At a still further stage of evolution, all the natural and social attributes of the numerous gods are transferred to one almighty god, who is but a reflection of the abstract man. Such was the origin of monotheism, which was historically the last product of the vulgarised philosophy of the later Greeks and found its incarnation in the exclusively national god of the Jews, Jehovah. In this convenient, handy and universally adaptable form, religion can continue to exist as the immediate, that is, the sentimental form of men's relation to the alien, natural and social, forces which dominate them, so long as men remain under the control of these forces.
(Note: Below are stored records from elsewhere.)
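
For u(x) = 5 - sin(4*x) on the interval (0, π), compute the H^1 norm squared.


||u||_{H^1(0,π)}^2 = 67*π/2

u'(x) = -4*cos(4*x).
Expand u² and (u')² and integrate term by term on (0, π), using: for integers n ≥ 1, ∫_0^π sin²(nx) dx = ∫_0^π cos²(nx) dx = π/2; for n ≠ n', ∫_0^π sin(nx)sin(n'x) dx = ∫_0^π cos(nx)cos(n'x) dx = 0; and by product-to-sum, ∫_0^π sin(nx)cos(n'x) dx = ½∫_0^π [sin((n+n')x) + sin((n−n')x)] dx, which is 0 when n+n' is even and 2n/(n²−n'²) when n+n' is odd (it need not vanish on (0, π)). For the constant mode: ∫_0^π 1 dx = π, ∫_0^π cos(nx) dx = 0, ∫_0^π sin(nx) dx = (1−(−1)^n)/n.
  u² squared terms: (5)²·∫1 dx = 25·π = 25*π;  (-1)²·∫sin(4x)² dx = 1·π/2 = π/2.
  u² cross terms: 2·(5)·(-1)·∫1·sin(4x) dx = -10·(0) = 0.
  So ∫_0^π u² dx = 25*π + π/2 + 0 = 51*π/2.
  (u')² squared terms: (-4)²·∫cos(4x)² dx = 16·π/2 = 8*π.
  So ∫_0^π (u')² dx = 8*π.
||u||_{H^1}^2 = (51*π/2) + (8*π) = 67*π/2.


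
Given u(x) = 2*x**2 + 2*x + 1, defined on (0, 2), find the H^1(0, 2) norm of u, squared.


||u||_{H^1}^2 = 858/5

The H^1 norm (squared) on an interval (0, L) is
  ||u||_{H^1}^2 = ∫_0^L u(x)^2 dx + ∫_0^L u'(x)^2 dx.
Compute u'(x) = 4*x + 2.
Then u(x)^2 = 4*x**4 + 8*x**3 + 8*x**2 + 4*x + 1 and u'(x)^2 = 16*x**2 + 16*x + 4.
Integrate each monomial from 0 to 2 using ∫_0^2 c·x^n dx = c·2^(n+1)/(n+1):
  ∫_0^2 u(x)^2 dx = ∫_0^2 (4*x^4 + 8*x^3 + 8*x^2 + 4*x + 1) dx. Term by term:
    ∫_0^2 4*x^4 dx = 128/5;  ∫_0^2 8*x^3 dx = 32;  ∫_0^2 8*x^2 dx = 64/3;
    ∫_0^2 4*x dx = 8;  ∫_0^2 1 dx = 2.
  Sum: 128/5 + 32 + 64/3 + 8 + 2 = 1334/15.
  ∫_0^2 u'(x)^2 dx = ∫_0^2 (16*x^2 + 16*x + 4) dx. Term by term:
    ∫_0^2 16*x^2 dx = 128/3;  ∫_0^2 16*x dx = 32;  ∫_0^2 4 dx = 8.
  Sum: 128/3 + 32 + 8 = 248/3.
Adding: ||u||_{H^1}^2 = 1334/15 + 248/3 = 858/5.


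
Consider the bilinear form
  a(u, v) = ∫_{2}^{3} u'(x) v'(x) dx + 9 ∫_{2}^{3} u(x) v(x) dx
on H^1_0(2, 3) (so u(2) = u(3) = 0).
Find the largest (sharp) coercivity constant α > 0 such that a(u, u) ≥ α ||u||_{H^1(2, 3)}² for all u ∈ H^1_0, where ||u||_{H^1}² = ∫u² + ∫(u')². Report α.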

However, we have seen repeatedly that in existing bourgeois society men are dominated by the economic conditions created by themselves, by the means of production which they themselves have produced, as if by an alien force. The actual basis of the religious reflective activity therefore continues to exist, and with it the religious reflection itself. And although bourgeois political economy has given a certain insight into the causal connection of this alien domination, this makes no essential difference. Bourgeois economics can neither prevent crises in general, nor protect the individual capitalists from losses, bad debts and bankruptcy, nor secure the individual workers against unemployment and destitution. It is still true that man proposes and God (that is, the alien domination of the capitalist mode of production) disposes. Mere knowledge, even if it went much further and deeper than that of bourgeois economic science, is not enough to bring social forces under the domination of society. What is above all necessary for this, is a social act. And when this act has been accomplished, when society, by taking possession of all means of production and using them on a planned basis, has freed itself and all its members from the bondage in which they are now held by these means of production which they themselves have produced but which confront them as an irresistible alien force, when therefore man no longer merely proposes, but also disposes -- only then will the last alien force which is still reflected in religion vanish; and with it will also vanish the religious reflection itself, for the simple reason that then there will be nothing left to reflect.
Herr Duhring, however, cannot wait until religion dies this, its natural, death. He proceeds in more deep-rooted fashion. He out-Bismarcks Bismarck; he decrees sharper May laws [127] not merely against Catholicism, but against all religion whatsoever; he incites his gendarmes of the future against religion, and thereby helps it to martyrdom and a prolonged lease of life. Wherever we turn, we find specifically Prussian socialism.